Maybe it would be better/easier to approach the problem by looking at methods to filter out the unwanted data post-analysis rather than trying to try to manipulate a db on the front-end? Thoughts? Suggestions on paths forward?
This sounds like a much less involved approach to me. filter-seqs could be used to remove any seqs that have less than X% similarity to a small set of organisms of interest, potentially streamlining downstream analysis.
Building a database is comparably easy. Validating it is a much more involved task and colossal may be an appropriate word depending on the goals/circumstances. The issue is that if you, e.g., created a custom database containing only your organisms of interest then you may receive many false-positives when you attempt to classify those sequences. So doing this for a well-characterized system is relatively simple, but for very diverse sample types this becomes much more challenging.
What sort of test datasets are you using to determine the best approach? If you already have appropriate simulated/artificial test data, then you can use these to validate a custom database (e.g., to evaluate overall false positive/negative detection). That makes this task much more feasible.

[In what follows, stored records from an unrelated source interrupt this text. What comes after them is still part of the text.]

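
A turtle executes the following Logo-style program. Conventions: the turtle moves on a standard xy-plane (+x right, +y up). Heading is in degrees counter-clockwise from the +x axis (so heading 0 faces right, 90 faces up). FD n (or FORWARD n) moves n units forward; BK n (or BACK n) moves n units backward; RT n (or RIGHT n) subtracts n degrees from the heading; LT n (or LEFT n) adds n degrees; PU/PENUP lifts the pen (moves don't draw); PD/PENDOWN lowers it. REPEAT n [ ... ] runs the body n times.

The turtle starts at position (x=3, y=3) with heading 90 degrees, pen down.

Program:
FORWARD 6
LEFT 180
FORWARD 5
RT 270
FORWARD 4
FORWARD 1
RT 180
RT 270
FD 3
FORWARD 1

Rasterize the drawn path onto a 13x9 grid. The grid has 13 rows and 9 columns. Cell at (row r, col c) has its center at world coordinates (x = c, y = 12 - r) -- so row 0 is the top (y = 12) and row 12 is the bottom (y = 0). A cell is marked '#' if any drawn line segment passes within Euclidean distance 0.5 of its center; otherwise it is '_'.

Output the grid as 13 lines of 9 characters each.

Segment 0: (3,3) -> (3,9)
Segment 1: (3,9) -> (3,4)
Segment 2: (3,4) -> (7,4)
Segment 3: (7,4) -> (8,4)
Segment 4: (8,4) -> (8,1)
Segment 5: (8,1) -> (8,0)

Answer: _________
_________
_________
___#_____
___#_____
___#_____
___#_____
___#_____
___######
___#____#
________#
________#
________#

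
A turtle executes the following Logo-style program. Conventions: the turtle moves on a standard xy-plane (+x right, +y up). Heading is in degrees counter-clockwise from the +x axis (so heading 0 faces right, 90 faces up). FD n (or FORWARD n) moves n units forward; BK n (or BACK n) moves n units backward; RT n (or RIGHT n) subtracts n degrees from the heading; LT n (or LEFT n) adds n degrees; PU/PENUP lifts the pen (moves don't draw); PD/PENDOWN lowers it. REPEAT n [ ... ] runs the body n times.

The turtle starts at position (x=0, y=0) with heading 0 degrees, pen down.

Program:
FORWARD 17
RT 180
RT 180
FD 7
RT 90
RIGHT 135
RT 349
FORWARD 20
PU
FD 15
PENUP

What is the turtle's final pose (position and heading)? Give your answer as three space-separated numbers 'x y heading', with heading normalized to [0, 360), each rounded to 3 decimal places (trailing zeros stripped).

Answer: -5.016 19.572 146

Derivation:
Executing turtle program step by step:
Start: pos=(0,0), heading=0, pen down
FD 17: (0,0) -> (17,0) [heading=0, draw]
RT 180: heading 0 -> 180
RT 180: heading 180 -> 0
FD 7: (17,0) -> (24,0) [heading=0, draw]
RT 90: heading 0 -> 270
RT 135: heading 270 -> 135
RT 349: heading 135 -> 146
FD 20: (24,0) -> (7.419,11.184) [heading=146, draw]
PU: pen up
FD 15: (7.419,11.184) -> (-5.016,19.572) [heading=146, move]
PU: pen up
Final: pos=(-5.016,19.572), heading=146, 3 segment(s) drawn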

For your specific goal, I bet doing a direct search of all your demultiplexed, dereplicated reads against a small database using VSEARCH or SortMeRNA would be really fast. You could tune the search settings to reach the desired sensitivity by using your test data set.
Do you already have a test data set?
If you don’t already have one, all you need to include are
Positive control samples with just your specific taxa. You can use real samples or make samples computationally.
Negative control samples with none of your taxa of interest. Real or synthetic works well.
Mixed samples with some of your taxa, and also some other reads too.
Then you run that data set through a pipeline and see if those taxa are in the right samples. This will give you any false positives and false negatives. Who knows, qiime 2 might already perform very well.